Menurut saya pribadi, inilah bagian dari apa yang saya maksudkan dengan kemampuan orang Aceh di dalam berpikir dan berdiplomasi. Tidak perlu ada kekerasan di dalamnya, tetapi jelas menggunakan tindakan dan perbuatan nyata yang mengandalkan pemikiran dan hati. Idealismenya nampak sangat jelas dan kuat, serta apa yang dilakukan bisa memberikan efek yang sangat positif baik untuk saat ini maupun nanti. Persis seperti apa yang sudah dilakukan oleh para pendahulu orang Aceh di masa perjuangan lalu meski dalam bentuk yang berbeda.
Silahkan saja bila para generasi tua ini ingin terus berkonflik dan merusak, tetapi jangan pernah merusak generasi yang akan datang. Janganlah pernah berkata bahwa semua yang dilakukan adalah karena cinta kepada anak-anak bangsa, bila memang terus saja mencoba melenyapkan dan menghilangkan jati diri generasi muda. Jangan pernah juga menuntut generasi muda untuk lebih maju dan berkembang bila yang tuanya pun selalu saja berpikiran dan memiliki hati yang “terkotak”.
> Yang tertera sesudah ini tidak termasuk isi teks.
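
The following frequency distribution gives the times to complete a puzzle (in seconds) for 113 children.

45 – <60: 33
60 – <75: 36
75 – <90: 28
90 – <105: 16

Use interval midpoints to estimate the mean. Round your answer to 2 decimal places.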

Jangan salahkan internet dan budaya asing, deh!!! Lebih baik bercermin saja dulu, berani dan mampukah untuk jujur?! Benarkah sudah mampu memiliki cinta kepada generasi yang akan datang ini dengan menjadikan mereka sebagai generasi yang mandiri, cerdas, sehat, dan memiliki kepribadian yang kuat?! Bukan sebagai anak yang merasa dimiliki dan dikuasai lalu dituntut untuk membalas budi, ya!!!
Jangan salahkan internet dan budaya asing, deh!!! Lebih baik bercermin saja dulu, berani dan mampukah untuk jujur?! Benarkah sudah mampu memiliki cinta kepada generasi yang akan datang ini dengan menjadikan mereka sebagai generasi yang mandiri, cerdas, sehat, dan memiliki kepribadian yang kuat?! Bukan sebagai anak yang merasa dimiliki dan dikuasai lalu dituntut untuk membalas budi, ya!!!
Bagi generasi muda Aceh, jadilah Aceh yang sejatinya. Kuatkan dan perkokoh diri sebagai Aceh. Berpikir dan berperilakulah seperti layaknya seorang Aceh sejati. Jangan pernah takut dengan keadaan dan situasi karena kita tidak diatur oleh keadaan. Kitalah yang seharusnya bisa mengatur keadaan. Baik dan buruknya Aceh di masa depan ada di tangan kalian semua. Bersatulah untuk satu tujuan yang pasti!
Sekarang, sebagai seorang perempuan yang bukan orang Aceh dan tidak tinggal di Aceh, saya yang menantang semua generasi muda Aceh, “Beranikah kalian menjadi Aceh yang sekaligus pemimpin bagi diri sendiri?!”.